Portland Maine Film Festival
Tyler Johnston
The Portland Maine Film Festival is an annual film Festival in Portland, Maine. The Festival works to bring established filmmakers, industry leaders, and innovators to present their work alongside local filmmakers, creating unique networking, educational, and creative opportunities. In addition to hosting screenings, the Festival also serves the community by organizing workshops and forums on the art and business of filmmaking. The next Portland Maine Film Festival will take place in fall 2013.
Pretty People
Arika Yanaka (director/producer) Mary Baker (producer)
The documentary Pretty People follows the careers of several actors with different physical disabilities. Performers with a physical disability have had a long history in the entertainment industry. However, historically they have had limited employment opportunities and still do even today. Pretty People will lead audiences to discover why these disabled actors choose their careers, the unique issues they face, how they view their personal body image and how traditional definitions of beauty affect them. It is the filmmaker’s hope that this will be a powerful, true story that will entertain and encourage the audience to view people with physical disabilities in a new way.
Pretty Slick
James Fox
Filmmaker James Fox grows frustrated by the lack of plain talk and BP's inability to plug a gushing well after its Deep Water Horizon rig exploded and sank in the Gulf of Mexico. During the summer of 2010, Fox travels across all four Gulf states documenting the largest man-made environmental disaster in U. S. history. He flies over ground zero with Marine Biologist Dr. Carl Safina who warns him that BP is sinking the oil with the chemical dispersant Corexit, sweeping it under the rug. He investigates this further and conducts his own independent water tests to determine toxicity levels.
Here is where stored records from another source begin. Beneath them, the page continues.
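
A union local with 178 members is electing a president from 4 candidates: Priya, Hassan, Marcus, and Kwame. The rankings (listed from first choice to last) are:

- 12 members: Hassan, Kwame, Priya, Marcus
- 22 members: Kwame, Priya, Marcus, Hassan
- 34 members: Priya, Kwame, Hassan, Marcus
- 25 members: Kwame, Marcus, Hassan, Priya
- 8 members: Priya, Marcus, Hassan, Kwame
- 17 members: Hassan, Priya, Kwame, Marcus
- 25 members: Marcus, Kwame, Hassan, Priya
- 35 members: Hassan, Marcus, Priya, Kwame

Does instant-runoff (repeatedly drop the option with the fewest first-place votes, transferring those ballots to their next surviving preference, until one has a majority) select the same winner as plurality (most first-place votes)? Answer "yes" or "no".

Instant-runoff — R1 Priya 42, Hassan 64, Marcus 25, Kwame 47 (Marcus out); R2 Priya 42, Hassan 64, Kwame 72 (Priya out); R3 Hassan 72, Kwame 106 (Kwame winner). Winner: Kwame.
Plurality — first-place votes: Priya 42, Hassan 64, Marcus 25, Kwame 47. Winner: Hassan.
The two methods disagree.

no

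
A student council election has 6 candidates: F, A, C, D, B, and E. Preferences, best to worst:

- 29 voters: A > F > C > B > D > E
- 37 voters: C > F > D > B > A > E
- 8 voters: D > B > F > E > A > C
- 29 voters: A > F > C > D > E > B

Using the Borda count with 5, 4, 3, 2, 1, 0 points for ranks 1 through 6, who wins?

F: 29·4 + 37·4 + 8·3 + 29·4 = 404
A: 29·5 + 37·1 + 8·1 + 29·5 = 335
C: 29·3 + 37·5 + 8·0 + 29·3 = 359
D: 29·1 + 37·3 + 8·5 + 29·2 = 238
B: 29·2 + 37·2 + 8·4 + 29·0 = 164
E: 29·0 + 37·0 + 8·2 + 29·1 = 45
F has the highest Borda score (404).

F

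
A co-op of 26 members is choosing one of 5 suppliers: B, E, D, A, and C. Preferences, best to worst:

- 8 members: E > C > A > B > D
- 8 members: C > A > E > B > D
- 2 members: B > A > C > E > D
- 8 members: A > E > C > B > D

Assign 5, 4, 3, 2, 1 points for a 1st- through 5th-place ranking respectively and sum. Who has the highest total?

A

B: 8·2 + 8·2 + 2·5 + 8·2 = 58
E: 8·5 + 8·3 + 2·2 + 8·4 = 100
D: 8·1 + 8·1 + 2·1 + 8·1 = 26
A: 8·3 + 8·4 + 2·4 + 8·5 = 104
C: 8·4 + 8·5 + 2·3 + 8·3 = 102
A has the highest Borda score (104).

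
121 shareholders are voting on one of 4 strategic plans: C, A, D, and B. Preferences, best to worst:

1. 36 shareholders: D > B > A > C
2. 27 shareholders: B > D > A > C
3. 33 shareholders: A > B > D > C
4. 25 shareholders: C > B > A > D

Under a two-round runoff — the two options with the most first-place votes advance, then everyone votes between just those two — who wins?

D

Round 1 first-place votes: C 25, A 33, D 36, B 27.
D and A advance.
Runoff: D is preferred to A by 63 voters; A by 58.
D wins the runoff.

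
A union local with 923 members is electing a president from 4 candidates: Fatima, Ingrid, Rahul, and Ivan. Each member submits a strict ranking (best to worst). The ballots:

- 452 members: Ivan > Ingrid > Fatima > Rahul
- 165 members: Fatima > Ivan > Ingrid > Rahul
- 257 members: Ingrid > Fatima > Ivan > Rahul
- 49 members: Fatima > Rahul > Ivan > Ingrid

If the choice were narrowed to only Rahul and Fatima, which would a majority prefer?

Voters preferring Rahul to Fatima: 0; preferring Fatima to Rahul: 923.
Fatima wins the head-to-head.

Fatima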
The results show that public safety takes a backseat to a tourist-based economy and the symbiosis between big oil and government becomes clear.
Prodigal Daughter
Mabel Valdiviezo
Prodigal Daughter is a one-hour personal documentary which chronicles the filmmaker's return to Peru and her realization of the cultural rift caused by 16 years of separation from her family. The tenacious pursuit of a better life has ironically dissipated her family's assets, causing misery and poverty while destroying the tight bond which they all once shared. Economic desperation drove family members to go their separate ways, creating a family diaspora reaching from Peru to the United States, Japan and beyond.
Progressive Pupil
Robin J. Hayes
Progressive Pupil creates educational documentary films and digital humanities projects about the politics, history and culture of communities in the African diaspora, and utilizes digital media to encourage dialogue and collaboration between scholars, teachers, students and leaders in global civil society. Our current documentary project, Black and Cuba: Find your Revolution, follows Ivy League African Americans as they travel to Cuba and discover that inequality cannot be addressed by silencing discussions about race.
The Purple Onion
Mathew Szymanowski
Chinese-American comedian Johnny, and his African-American comedian friend Jules, both struggle to get recognition on the San Francisco comedy scene. As if to make matters worse, Johnny’s immigrant mother moves in with him after recently getting laid off. As Johnny's personal and professional prospects begin to fade his mother becomes the target of his frustration until he realizes she is the only one who truly accepts him as he is.